Cette analyse n’est pas une simple formalité. Elle vise avant tout à protéger les ménages contre le risque de surendettement.
Or, un crédit hypothécaire s’inscrit généralement dans la durée : il est souvent remboursé sur 20 à 25 ans. Pour pouvoir l’accorder, il est donc essentiel de disposer d’une certaine visibilité sur la stabilité des revenus à long terme.
L’impact de la réforme du chômage
Depuis la réforme, les règles relatives au chômage ont évolué, notamment en ce qui concerne la durée d’octroi des allocations, désormais limitée.
Dès lors, lorsque des revenus reposent sur ce type de mécanisme, nous ne pouvons considérer qu’ils présentent un niveau de stabilité suffisant pour couvrir toute la durée d’un crédit hypothécaire.
Dans certains cas, un équilibre financier durable n’est pas garanti et la demande de prêt est refusée.
Une question de responsabilité, pas de discrimination
Lorsque la SWCS ne peut pas accorder un crédit hypothécaire dans ce type de situation, il ne s’agit pas d’une volonté de discriminer ou d’exclure certaines personnes.
Il s’agit d’abord d’une obligation légale, mais aussi d’un principe de prudence et de protection. Accorder un crédit sans certitude raisonnable quant à la capacité de remboursement pourrait mettre les emprunteurs en difficulté à moyen ou long terme.
Notre rôle est précisément d’éviter ces situations et d’orienter les ménages vers des solutions adaptées à leur situation.
Des solutions parfois possibles pour des prêts de plus courte durée
Si l’octroi d’un crédit hypothécaire n'est pas possible, d’autres formes de financement peuvent, dans certains cas, être envisagées.
C’est notamment le cas pour les prêts à tempérament liés à des travaux. La combinaison d’une durée de remboursement légalement plus courte et de l’intervention de primes venant en diminution du montant à financer peut permettre d’envisager une solution, même lorsque les revenus présentent une stabilité plus limitée.
Chaque dossier fait l’objet d’une analyse individualisée.

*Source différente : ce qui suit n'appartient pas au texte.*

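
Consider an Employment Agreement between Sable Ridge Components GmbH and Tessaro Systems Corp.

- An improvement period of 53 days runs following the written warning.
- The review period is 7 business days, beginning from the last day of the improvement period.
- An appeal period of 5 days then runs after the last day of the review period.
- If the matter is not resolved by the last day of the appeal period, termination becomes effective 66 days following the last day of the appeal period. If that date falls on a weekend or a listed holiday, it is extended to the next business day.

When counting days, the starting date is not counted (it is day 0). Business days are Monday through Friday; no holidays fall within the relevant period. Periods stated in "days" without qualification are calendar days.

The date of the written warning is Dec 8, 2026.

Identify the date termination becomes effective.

Apr 21, 2027

The last day of the improvement period: Dec 8, 2026 + 53 days = Jan 30, 2027.
From Saturday, Jan 30, 2027, 7 business days (Feb 1, Feb 2, Feb 3, Feb 4, Feb 5, Feb 8, Feb 9, skipping weekends) brings us to Tuesday, Feb 9, 2027, which is the last day of the review period.
The last day of the appeal period: Feb 9, 2027 + 5 days = Feb 14, 2027.
The date termination becomes effective: Feb 14, 2027 + 66 days = Apr 21, 2027. Apr 21, 2027 is a Wednesday, so no roll-forward applies.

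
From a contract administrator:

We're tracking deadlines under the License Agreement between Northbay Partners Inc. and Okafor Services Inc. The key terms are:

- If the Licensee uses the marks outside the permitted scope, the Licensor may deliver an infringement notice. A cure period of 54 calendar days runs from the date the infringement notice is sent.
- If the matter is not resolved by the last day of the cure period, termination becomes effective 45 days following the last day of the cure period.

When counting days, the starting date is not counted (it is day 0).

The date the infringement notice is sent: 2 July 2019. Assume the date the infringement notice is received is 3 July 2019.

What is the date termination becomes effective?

9 October 2019

The last day of the cure period: 54 calendar days after 2 July 2019 is 25 August 2019.
Adding 45 calendar days to 25 August 2019 gives 9 October 2019, which is the date termination becomes effective.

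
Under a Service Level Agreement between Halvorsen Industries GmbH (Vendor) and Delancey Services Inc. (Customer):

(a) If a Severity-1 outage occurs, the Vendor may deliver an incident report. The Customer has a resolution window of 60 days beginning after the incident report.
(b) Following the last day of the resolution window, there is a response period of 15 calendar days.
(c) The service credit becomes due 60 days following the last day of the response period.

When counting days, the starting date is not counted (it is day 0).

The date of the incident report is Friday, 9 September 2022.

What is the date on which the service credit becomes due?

The last day of the resolution window: 9 September 2022 + 60 days = 8 November 2022.
The last day of the response period: 15 calendar days after 8 November 2022 is 23 November 2022.
The date on which the service credit becomes due: 60 calendar days after 23 November 2022 is 22 January 2023.

22 January 2023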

Parler de votre situation avec nos équipes
Chaque situation est unique. Même si les règles limitent l’accès au crédit dans certains cas, nos équipes restent disponibles pour analyser votre situation et vous informer en toute transparence.
Notre objectif reste le même : vous accompagner au mieux dans votre projet logement, dans le respect de la loi et de votre équilibre financier.